Carroll, the visitor from Washington, said he had followed news coverage about Belgium’s fractured governance and its response to the Paris attacks.
“This has been going on for a while, and the whole world is looking at Belgium,” he said. “All of us have doubts that the Belgian government can manage this situation. There are so many competing language groups. The police don’t cooperate well together.”
But amid the chaos, there were acts of altruism.
“A kid came out bleeding a lot,” said Ilaria Ruggiano, who was traveling with her mother and five others. “I tried to help him with a tissue, but it was not enough.”
Corbo, the actress, credited a security guard for escorting her and other passengers to a secure area on the tarmac. Despite the shock, she said, people remained.
“There was a lot of humanity amid all the horror,” she said. “We received water. I was hungry, and a stranger offered me some nuts. People were helping each other.”
Even in their shock, people sought to alert or protect others.

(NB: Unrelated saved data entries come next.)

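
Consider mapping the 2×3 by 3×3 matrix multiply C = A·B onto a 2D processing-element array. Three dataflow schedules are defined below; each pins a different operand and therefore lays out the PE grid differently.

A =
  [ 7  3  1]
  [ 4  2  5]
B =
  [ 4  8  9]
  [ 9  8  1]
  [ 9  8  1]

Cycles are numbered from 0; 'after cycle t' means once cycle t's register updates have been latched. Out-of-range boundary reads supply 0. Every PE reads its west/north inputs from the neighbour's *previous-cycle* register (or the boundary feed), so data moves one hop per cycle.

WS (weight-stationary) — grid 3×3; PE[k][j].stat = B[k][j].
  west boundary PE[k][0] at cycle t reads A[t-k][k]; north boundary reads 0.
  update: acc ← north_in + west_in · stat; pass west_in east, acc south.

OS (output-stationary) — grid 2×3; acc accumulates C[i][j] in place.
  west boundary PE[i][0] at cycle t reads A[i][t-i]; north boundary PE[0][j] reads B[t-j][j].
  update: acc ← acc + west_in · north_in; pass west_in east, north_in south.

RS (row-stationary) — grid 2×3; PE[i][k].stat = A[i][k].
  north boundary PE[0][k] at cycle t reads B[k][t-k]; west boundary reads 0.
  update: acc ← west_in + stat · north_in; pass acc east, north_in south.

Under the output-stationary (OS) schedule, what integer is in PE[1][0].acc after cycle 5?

PE[1][0].acc = 79

OS (2×3). Following PE[1][0] plus its west/north inputs:
  @0  [0,0]  acc 28  |  →7  ↓4
  @0  [1,0]  acc 0  |  →0  ↓0
  @1  [0,0]  acc 55  |  →3  ↓9
  @1  [1,0]  acc 16  |  →4  ↓4
  @2  [0,0]  acc 64  |  →1  ↓9
  @2  [1,0]  acc 34  |  →2  ↓9
  @3  [0,0]  acc 64  |  →0  ↓0
  @3  [1,0]  acc 79  |  →5  ↓9
  @4  [0,0]  acc 64  |  →0  ↓0
  @4  [1,0]  acc 79  |  →0  ↓0
  @5  [0,0]  acc 64  |  →0  ↓0
  @5  [1,0]  acc 79  |  →0  ↓0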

“A lady was crying and yelling at me in French,” said Murat Ueranuez, who was in the restaurant of the Sheraton Hotel across from the airport terminal, preparing for a conference of fraud examiners, when the blasts occurred. “She was panicked. I said, ‘I am sorry, I don’t speak French.’ She switched to English and, speaking with a heavy accent, said: ‘Don’t go out, don’t go out there. There are explosions.’ She was still crying and yelling and was obviously in shock.”
In the early evening, Belgian officials released a photo of three men captured from surveillance cameras, saying that two were suicide bombers and that they were looking for the third – who may have had a bomb that failed to go off. All three looked calm. Like many of their victims, they were pushing airport luggage carts.